La calma del Pacífico Oriental se ha visto interrumpida. La Depresión Tropical Uno-E, surgida de las cálidas aguas cerca de Michoacán, amenaza con convertirse en la primera tormenta tropical de la temporada 2025. A tan solo 600 km al sur-suroeste de Zihuatanejo, Guerrero, este sistema meteorológico mantiene en vilo a las autoridades y a la población, con una probabilidad del 100% de evolucionar a ciclón tropical en las próximas 48 horas. Imaginen la fuerza de la naturaleza gestándose en el océano, una danza de vientos y agua con el potencial de transformarse en la Tormenta Tropical Alvin.
La Comisión Nacional del Agua (Conagua) y el Centro Nacional de Huracanes (NHC) no quitan el ojo de encima a Uno-E. Sus pronósticos indican una posible intensificación entre la noche del miércoles 28 y el jueves 29 de mayo, un periodo crucial que definirá el futuro inmediato de las costas mexicanas.

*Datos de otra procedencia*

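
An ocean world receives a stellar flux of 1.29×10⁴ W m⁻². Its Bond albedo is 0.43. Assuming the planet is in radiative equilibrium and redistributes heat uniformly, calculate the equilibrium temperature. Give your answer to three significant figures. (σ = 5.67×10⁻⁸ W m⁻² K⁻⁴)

T_eq ≈ 424 K

Energy balance: absorbed = emitted ⇒ πR²·S(1−A) = 4πR²·σT_eq⁴, so T_eq⁴ = S(1−A)/(4σ).
T_eq = [1.29×10⁴ × 0.57 / (4 × 5.67×10⁻⁸)]^(1/4) = (3.24×10¹⁰)^(1/4) = 424 K.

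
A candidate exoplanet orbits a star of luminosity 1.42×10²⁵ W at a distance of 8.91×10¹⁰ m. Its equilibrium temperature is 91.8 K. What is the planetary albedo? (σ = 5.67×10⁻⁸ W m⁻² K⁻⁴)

Flux: S = L/(4πd²) = 1.42×10²⁵/(4π×(8.91×10¹⁰)²) = 142 W m⁻².
From T_eq⁴ = S(1−A)/(4σ): 1−A = 4σT_eq⁴/S.
1−A = 4 × 5.67×10⁻⁸ × (91.8)⁴ / 142 = 0.113.

A ≈ 0.89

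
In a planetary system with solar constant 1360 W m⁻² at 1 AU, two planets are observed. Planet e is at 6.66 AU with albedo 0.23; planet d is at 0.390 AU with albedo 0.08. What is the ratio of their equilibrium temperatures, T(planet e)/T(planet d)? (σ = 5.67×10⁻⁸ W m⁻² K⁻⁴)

T₁/T₂ ≈ 0.231

T_eq = [S₀(1−A)/(4σd²)]^(1/4), so T ∝ (1−A)^(1/4) / √d.
T₁ = [1360×0.77/(4×5.67×10⁻⁸×6.66²)]^(1/4) = 101.01 K.
T₂ = [1360×0.92/(4×5.67×10⁻⁸×0.390²)]^(1/4) = 436.40 K.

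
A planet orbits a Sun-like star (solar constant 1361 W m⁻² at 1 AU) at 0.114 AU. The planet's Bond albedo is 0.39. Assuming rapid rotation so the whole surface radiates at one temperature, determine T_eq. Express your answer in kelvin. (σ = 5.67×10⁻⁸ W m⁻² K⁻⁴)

Flux at 0.114 AU: S = 1361/0.114² = 1.05×10⁵ W m⁻².
Energy balance: absorbed = emitted ⇒ πR²·S(1−A) = 4πR²·σT_eq⁴, so T_eq⁴ = S(1−A)/(4σ).
T_eq = [1.05×10⁵ × 0.61 / (4 × 5.67×10⁻⁸)]^(1/4) = (2.82×10¹¹)^(1/4) = 729 K.

T_eq ≈ 729 K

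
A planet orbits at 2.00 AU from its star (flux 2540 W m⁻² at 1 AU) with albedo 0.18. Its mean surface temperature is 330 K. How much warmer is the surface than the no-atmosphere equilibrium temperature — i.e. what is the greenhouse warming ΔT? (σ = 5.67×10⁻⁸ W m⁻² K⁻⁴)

S = 2540/2.00² = 635.0 W m⁻².
T_eq = [S(1−A)/(4σ)]^(1/4) = [635.0×0.82/(4×5.67×10⁻⁸)]^(1/4) = 218.9 K.
ΔT = T_surf − T_eq = 330 − 218.9.

ΔT ≈ 111.1 K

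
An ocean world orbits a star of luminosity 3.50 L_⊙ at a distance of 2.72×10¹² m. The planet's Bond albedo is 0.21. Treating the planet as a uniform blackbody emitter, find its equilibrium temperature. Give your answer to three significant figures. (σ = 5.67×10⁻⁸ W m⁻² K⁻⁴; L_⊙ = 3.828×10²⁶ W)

L = 3.50 × 3.828×10²⁶ = 1.34×10²⁷ W.
Flux: S = L/(4πd²) = 1.34×10²⁷/(4π×(2.72×10¹²)²) = 14.4 W m⁻².
Energy balance: absorbed = emitted ⇒ πR²·S(1−A) = 4πR²·σT_eq⁴, so T_eq⁴ = S(1−A)/(4σ).
T_eq = [14.4 × 0.79 / (4 × 5.67×10⁻⁸)]^(1/4) = (5.02×10⁷)^(1/4) = 84.2 K.

T_eq ≈ 84.2 K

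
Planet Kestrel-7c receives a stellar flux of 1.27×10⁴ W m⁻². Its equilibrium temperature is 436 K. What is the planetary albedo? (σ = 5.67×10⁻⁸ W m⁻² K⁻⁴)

From T_eq⁴ = S(1−A)/(4σ): 1−A = 4σT_eq⁴/S.
1−A = 4 × 5.67×10⁻⁸ × (436)⁴ / 1.27×10⁴ = 0.645.

A ≈ 0.35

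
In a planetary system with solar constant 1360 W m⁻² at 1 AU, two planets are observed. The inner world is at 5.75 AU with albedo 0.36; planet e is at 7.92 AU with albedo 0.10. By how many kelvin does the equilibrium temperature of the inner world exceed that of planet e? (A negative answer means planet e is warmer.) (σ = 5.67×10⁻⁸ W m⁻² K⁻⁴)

T_eq = [S₀(1−A)/(4σd²)]^(1/4), so T ∝ (1−A)^(1/4) / √d.
T₁ = [1360×0.64/(4×5.67×10⁻⁸×5.75²)]^(1/4) = 103.80 K.
T₂ = [1360×0.90/(4×5.67×10⁻⁸×7.92²)]^(1/4) = 96.31 K.

ΔT ≈ 7.5 K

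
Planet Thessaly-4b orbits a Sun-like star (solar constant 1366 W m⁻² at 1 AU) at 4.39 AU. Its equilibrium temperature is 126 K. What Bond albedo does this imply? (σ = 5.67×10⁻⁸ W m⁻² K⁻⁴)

Flux at 4.39 AU: S = 1366/4.39² = 70.9 W m⁻².
From T_eq⁴ = S(1−A)/(4σ): 1−A = 4σT_eq⁴/S.
1−A = 4 × 5.67×10⁻⁸ × (126)⁴ / 70.9 = 0.806.

A ≈ 0.19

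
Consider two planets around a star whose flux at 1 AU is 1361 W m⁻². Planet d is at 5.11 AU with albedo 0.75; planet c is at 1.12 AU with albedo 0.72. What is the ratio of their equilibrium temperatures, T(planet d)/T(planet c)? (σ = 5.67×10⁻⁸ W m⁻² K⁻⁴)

T₁/T₂ ≈ 0.455

T_eq = [S₀(1−A)/(4σd²)]^(1/4), so T ∝ (1−A)^(1/4) / √d.
T₁ = [1361×0.25/(4×5.67×10⁻⁸×5.11²)]^(1/4) = 87.06 K.
T₂ = [1361×0.28/(4×5.67×10⁻⁸×1.12²)]^(1/4) = 191.31 K.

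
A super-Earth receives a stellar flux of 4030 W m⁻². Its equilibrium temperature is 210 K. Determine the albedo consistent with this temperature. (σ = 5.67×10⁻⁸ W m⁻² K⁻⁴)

From T_eq⁴ = S(1−A)/(4σ): 1−A = 4σT_eq⁴/S.
1−A = 4 × 5.67×10⁻⁸ × (210)⁴ / 4030 = 0.109.

A ≈ 0.89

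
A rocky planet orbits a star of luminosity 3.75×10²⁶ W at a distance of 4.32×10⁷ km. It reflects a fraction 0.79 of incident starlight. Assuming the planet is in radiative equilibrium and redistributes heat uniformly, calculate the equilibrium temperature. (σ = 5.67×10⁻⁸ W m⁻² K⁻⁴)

d = 4.32×10⁷ km = 4.32×10¹⁰ m.
Flux: S = L/(4πd²) = 3.75×10²⁶/(4π×(4.32×10¹⁰)²) = 1.60×10⁴ W m⁻².
Energy balance: absorbed = emitted ⇒ πR²·S(1−A) = 4πR²·σT_eq⁴, so T_eq⁴ = S(1−A)/(4σ).
T_eq = [1.60×10⁴ × 0.21 / (4 × 5.67×10⁻⁸)]^(1/4) = (1.48×10¹⁰)^(1/4) = 349 K.

T_eq ≈ 349 K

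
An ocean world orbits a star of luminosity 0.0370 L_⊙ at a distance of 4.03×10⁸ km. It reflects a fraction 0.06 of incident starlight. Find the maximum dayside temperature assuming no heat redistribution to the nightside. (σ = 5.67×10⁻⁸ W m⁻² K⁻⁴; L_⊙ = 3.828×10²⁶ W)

d = 4.03×10⁸ km = 4.03×10¹¹ m.
L = 0.0370 × 3.828×10²⁶ = 1.42×10²⁵ W.
Flux: S = L/(4πd²) = 1.42×10²⁵/(4π×(4.03×10¹¹)²) = 6.94 W m⁻².
With no redistribution each surface element balances locally: S(1−A) = σT⁴.
T = [6.94 × 0.94 / 5.67×10⁻⁸]^(1/4) = (1.15×10⁸)^(1/4) = 104 K.

T_ss ≈ 104 K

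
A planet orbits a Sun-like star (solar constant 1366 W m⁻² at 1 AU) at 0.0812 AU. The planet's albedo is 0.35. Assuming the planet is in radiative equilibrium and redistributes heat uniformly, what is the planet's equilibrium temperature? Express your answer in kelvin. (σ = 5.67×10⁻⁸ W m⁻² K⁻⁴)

Flux at 0.0812 AU: S = 1366/0.0812² = 2.07×10⁵ W m⁻².
Energy balance: absorbed = emitted ⇒ πR²·S(1−A) = 4πR²·σT_eq⁴, so T_eq⁴ = S(1−A)/(4σ).
T_eq = [2.07×10⁵ × 0.65 / (4 × 5.67×10⁻⁸)]^(1/4) = (5.94×10¹¹)^(1/4) = 878 K.

T_eq ≈ 878 K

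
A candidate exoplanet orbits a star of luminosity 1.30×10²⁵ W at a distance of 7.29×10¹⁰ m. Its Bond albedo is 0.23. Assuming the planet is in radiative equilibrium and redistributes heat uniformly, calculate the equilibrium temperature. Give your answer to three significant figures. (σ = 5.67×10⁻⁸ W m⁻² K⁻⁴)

T_eq ≈ 160 K

Flux: S = L/(4πd²) = 1.30×10²⁵/(4π×(7.29×10¹⁰)²) = 195 W m⁻².
Energy balance: absorbed = emitted ⇒ πR²·S(1−A) = 4πR²·σT_eq⁴, so T_eq⁴ = S(1−A)/(4σ).
T_eq = [195 × 0.77 / (4 × 5.67×10⁻⁸)]^(1/4) = (6.61×10⁸)^(1/4) = 160 K.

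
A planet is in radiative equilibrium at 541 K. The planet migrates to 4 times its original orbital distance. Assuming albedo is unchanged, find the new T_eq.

T_eq ≈ 270 K

T_eq ∝ L^(1/4) · d^(−1/2).
T′ = 541 / 4^(1/2) = 270 K.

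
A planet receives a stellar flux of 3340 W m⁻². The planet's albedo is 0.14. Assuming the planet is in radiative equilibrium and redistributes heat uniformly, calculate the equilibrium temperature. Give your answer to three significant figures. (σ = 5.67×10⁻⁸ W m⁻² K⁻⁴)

T_eq ≈ 335 K

Energy balance: absorbed = emitted ⇒ πR²·S(1−A) = 4πR²·σT_eq⁴, so T_eq⁴ = S(1−A)/(4σ).
T_eq = [3340 × 0.86 / (4 × 5.67×10⁻⁸)]^(1/4) = (1.27×10¹⁰)^(1/4) = 335 K.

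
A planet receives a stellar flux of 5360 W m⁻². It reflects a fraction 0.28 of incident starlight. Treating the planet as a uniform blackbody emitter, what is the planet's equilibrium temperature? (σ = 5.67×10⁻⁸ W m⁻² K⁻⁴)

T_eq ≈ 361 K

Energy balance: absorbed = emitted ⇒ πR²·S(1−A) = 4πR²·σT_eq⁴, so T_eq⁴ = S(1−A)/(4σ).
T_eq = [5360 × 0.72 / (4 × 5.67×10⁻⁸)]^(1/4) = (1.70×10¹⁰)^(1/4) = 361 K.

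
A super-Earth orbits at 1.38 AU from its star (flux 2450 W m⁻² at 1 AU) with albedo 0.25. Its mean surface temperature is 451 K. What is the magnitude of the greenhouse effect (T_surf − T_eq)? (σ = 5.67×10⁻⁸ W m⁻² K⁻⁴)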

Mientras tanto, la depresión avanza sigilosamente hacia el oeste-noroeste, paralela a las costas de Guerrero y Michoacán, a una velocidad de 16 km/h, dejando a su paso un rastro de precipitaciones.
Desde Oaxaca y Chiapas, donde las lluvias se prevén intensas, hasta Tlaxcala, Estado de México, Morelos y Guerrero, con lluvias muy fuertes, el impacto de Uno-E ya se siente. Michoacán, Ciudad de México y Tabasco tampoco escapan a las precipitaciones fuertes, un preludio de lo que podría venir. El oleaje, otro signo inequívoco de la perturbación atmosférica, alcanza alturas de 2 a 3 metros en las costas de Oaxaca, Chiapas, Guerrero y Michoacán, un espectáculo imponente pero a la vez amenazador.
La mirada preocupada de los expertos del Servicio Meteorológico Nacional (SMN) se centra en Michoacán, Guerrero y Oaxaca, los estados con mayor probabilidad de recibir el impacto directo de la potencial Tormenta Tropical Alvin. Sin embargo, la trayectoria de estos fenómenos es caprichosa y la posibilidad de un desvío hacia Nayarit y Baja California Sur obliga a mantener la vigilancia en toda la región.
¿Qué significa esto para quienes viven en las zonas potencialmente afectadas? La prudencia es la clave. Mantenerse informado a través de los canales oficiales, seguir las indicaciones de las autoridades y tomar precauciones ante posibles inundaciones, deslaves y el poderoso oleaje son medidas cruciales para proteger la vida y los bienes. La preparación es nuestra mejor defensa ante la fuerza impredecible de la naturaleza. No se trata de alarmar, sino de estar preparados. La información oportuna puede marcar la diferencia.
Las próximas horas serán decisivas. La evolución de la Depresión Tropical Uno-E definirá el curso de los acontecimientos. Mientras tanto, la expectativa y la incertidumbre se mezclan en el aire, como las nubes que se arremolinan sobre el Pacífico, preñadas de lluvia y potencialmente, de la furia de la primera tormenta tropical de la temporada.